INSTITUI A CONTRIBUIÇÃO DE ILUMINAÇÃO PÚBLICA – CIP, PREVISTA NO ARTIGO 149-A DA CONSTITUIÇÃO FEDERAL, QUE ESPECIFICA E DÁ OUTRAS PROVIDÊNCIAS.

JOÃO BATISTA BIANCHINI, Prefeito Municipal de Bebedouro, usando de suas atribuições legais,
Faz saber que a Câmara Municipal aprovou e promulgo a seguinte Lei Complementar:

Art. 1º Fica instituída no Município de Bebedouro, a Contribuição para o custeio do Serviço de Iluminação Pública – CIP, prevista no art. 149-A da Constituição Federal.
Parágrafo Único.
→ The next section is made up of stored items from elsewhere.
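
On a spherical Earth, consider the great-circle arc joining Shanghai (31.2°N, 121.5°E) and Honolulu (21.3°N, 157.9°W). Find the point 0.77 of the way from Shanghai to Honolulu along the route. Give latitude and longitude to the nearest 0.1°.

From cos δ = sin φ₁ sin φ₂ + cos φ₁ cos φ₂ cos Δλ, the central angle is δ ≈ 1.247 rad (71.4°).
Interpolate at f = 0.77 with slerp weights a = sin((1−f)δ)/sin δ ≈ 0.298, b = sin(fδ)/sin δ ≈ 0.864.
p = a·p₁ + b·p₂ ≈ (-0.879, -0.085, 0.468); φ = arcsin(p_z) ≈ 27.94°, λ = atan2(p_y, p_x) ≈ -174.46°.

≈ 27.9°N, 174.5°W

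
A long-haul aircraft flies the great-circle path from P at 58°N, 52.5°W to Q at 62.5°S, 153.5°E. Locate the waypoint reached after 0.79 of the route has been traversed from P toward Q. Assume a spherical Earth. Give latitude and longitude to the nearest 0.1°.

≈ 49.6°S, 145.2°W

Write both endpoints as unit vectors p₁, p₂ with components (cos φ cos λ, cos φ sin λ, sin φ).
The central angle between the endpoints is δ = arccos(p₁·p₂) ≈ 2.905 rad (166.4°).
Interpolate at f = 0.79 with slerp weights a = sin((1−f)δ)/sin δ ≈ 2.445, b = sin(fδ)/sin δ ≈ 3.196.
p = a·p₁ + b·p₂ ≈ (-0.532, -0.369, -0.762); φ = arcsin(p_z) ≈ -49.63°, λ = atan2(p_y, p_x) ≈ -145.24°.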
O serviço previsto no caput deste artigo compreende o consumo de energia destinada à iluminação de vias, logradouros e demais bens públicos, e a instalação, manutenção, melhoramento e expansão da rede de iluminação pública.
Art. 2º São contribuintes da Contribuição de Iluminação Pública – CIP, todos os proprietários titulares de domínio útil ou possuidores a qualquer título de imóveis edificados, localizados nas zonas urbanas ou de expansão urbana do Município de Bebedouro/SP.
Parágrafo único. A CIP não incidirá para imóveis localizados em vias e logradouros que não sejam servidos por iluminação pública.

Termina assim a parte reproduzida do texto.